1884-5121 The potential danger for peace in Africa and Europe has led to the convening of the Conference of Berlin. Not only the European colonial powers, but also the (fairly neutral) United States (where slavery was onlyrecently completed) have met to try to solve some of these tensions. At the conference of colonial powers jointly clarify the areas in which they support. They also have established "rules" for future development and also to the use of Zaire and Niger rivers, the importance of maritime transport and others. Given the attitude of the colonial powers, it is perhaps not surprising that African states were not included in the discussions, when agreements were reachedthe conference no African nation has signed such agreements. No doubt, no doubt, but even they had been asked, I would not have signed, and who have done their best to invalidate the decisions and their (African) opposition. Peace in Africa, seemed a distant dream, as there were many battles around the same time, Algeria, Ashanti (Ghana), Dahomey, Hausa-Fulani, the states (the latter were defeated) and the Matabele (Ndebele) and the Shona.

1221885 The "New Era" newspaper began publication in Sierra Leone. It was the beginning of the independent press in Africa, local people are, like the "New Era", or through local consortia. This was a big step to secure the release of local perspectives, even against the opposition "strong", both African leaders and Africans.

123 1895-1897 Among the new wave of African writers at that time there was in hisBoloki native, a young man named Buntungu, who wrote about his experience, after a trip to England.

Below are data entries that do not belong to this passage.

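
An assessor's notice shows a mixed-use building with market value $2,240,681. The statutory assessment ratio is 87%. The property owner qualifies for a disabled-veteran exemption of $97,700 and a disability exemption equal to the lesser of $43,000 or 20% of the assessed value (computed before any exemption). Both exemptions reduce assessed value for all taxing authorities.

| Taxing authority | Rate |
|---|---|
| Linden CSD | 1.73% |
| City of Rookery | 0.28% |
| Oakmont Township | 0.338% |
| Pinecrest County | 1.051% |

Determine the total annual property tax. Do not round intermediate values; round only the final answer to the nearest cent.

$61,477.46

Assessed value = $2,240,681 × 0.87 = $1,949,392.47
Disability exemption = min($43,000, 20% × $1,949,392.47) = min($43,000, $389,878.494) = $43,000 (dollar cap binds)
Taxable value = $1,949,392.47 − $97,700 − $43,000 = $1,808,692.47
Linden CSD: $1,808,692.47 × 0.0173 = $31,290.379731
City of Rookery: $1,808,692.47 × 0.0028 = $5,064.338916
Oakmont Township: $1,808,692.47 × 0.00338 = $6,113.3805486
Pinecrest County: $1,808,692.47 × 0.01051 = $19,009.3578597
Total = $61,477.4570553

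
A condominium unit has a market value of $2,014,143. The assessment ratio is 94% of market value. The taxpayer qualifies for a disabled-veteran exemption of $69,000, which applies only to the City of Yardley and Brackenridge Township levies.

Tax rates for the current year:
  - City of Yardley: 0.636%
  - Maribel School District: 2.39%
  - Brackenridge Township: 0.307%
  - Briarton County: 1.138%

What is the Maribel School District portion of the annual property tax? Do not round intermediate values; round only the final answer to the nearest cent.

$45,249.74

Assessed value = $2,014,143 × 0.94 = $1,893,294.42
Maribel School District taxable value = $1,893,294.42 (exemption does not apply)
Maribel School District levy = $1,893,294.42 × 0.0239 = $45,249.736638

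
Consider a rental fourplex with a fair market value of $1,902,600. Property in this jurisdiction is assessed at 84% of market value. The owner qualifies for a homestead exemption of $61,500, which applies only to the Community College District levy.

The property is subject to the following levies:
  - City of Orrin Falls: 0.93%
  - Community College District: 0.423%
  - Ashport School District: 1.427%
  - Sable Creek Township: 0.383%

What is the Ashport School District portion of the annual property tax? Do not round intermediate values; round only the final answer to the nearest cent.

$22,806.09

Assessed value = $1,902,600 × 0.84 = $1,598,184
Ashport School District taxable value = $1,598,184 (exemption does not apply)
Ashport School District levy = $1,598,184 × 0.01427 = $22,806.08568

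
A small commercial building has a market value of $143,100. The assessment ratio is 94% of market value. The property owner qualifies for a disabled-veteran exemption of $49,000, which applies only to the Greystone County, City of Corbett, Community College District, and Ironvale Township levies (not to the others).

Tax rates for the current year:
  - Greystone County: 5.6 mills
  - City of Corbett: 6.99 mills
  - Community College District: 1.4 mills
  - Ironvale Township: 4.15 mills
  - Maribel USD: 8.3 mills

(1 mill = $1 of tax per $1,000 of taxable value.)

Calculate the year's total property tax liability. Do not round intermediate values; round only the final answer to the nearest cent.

Assessed value = $143,100 × 0.94 = $134,514
Greystone County: ($134,514 − $49,000) × 0.0056 = $85,514 × 0.0056 = $478.8784
City of Corbett: ($134,514 − $49,000) × 0.00699 = $85,514 × 0.00699 = $597.74286
Community College District: ($134,514 − $49,000) × 0.0014 = $85,514 × 0.0014 = $119.7196
Ironvale Township: ($134,514 − $49,000) × 0.00415 = $85,514 × 0.00415 = $354.8831
Maribel USD: $134,514 × 0.0083 = $1,116.4662
Total = $2,667.69016

$2,667.69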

His book is'Mokingi mwa Mputu "or" a trip to Europe. "The perception of this book are of particular value, with comments from a local young educated Africans.

124 1896 A modern and successful African resistance was seen when the Italians suffered a heavy defeat against Ethiopians under Emperor Menelik II. In the battle of Adwa (orAdua), wiped his troops by the Italians.

125 1896-1897, there were problems in Rhodesia British, dominated at this time, as recorded in the British South Africa Company Report "Native Disturbances in Rhodesia.

126 at the end of 19 ° C before that time and into the next century, there was evidence of growing awareness and growing public opinion in Western countries (especially "white" countries) against the European CommunityColonization and colonial practices.

127 1899-1902 Long Africa tensions eventually led to the Boer War in South Africa. Although the British officially won the war, it was a Pyrrhic victory (in which the winners are almost worse than those they defeated) had to make too many concessions to them in terms of domestic politics. These have been applied for (and won) by the Boer (Afrikaner farmers) political organization. These concessions created the wayFinally, to shake off the chains of white Boers of British rule. There was also the European ancestry Afrikaner power-on the black African majority at this time.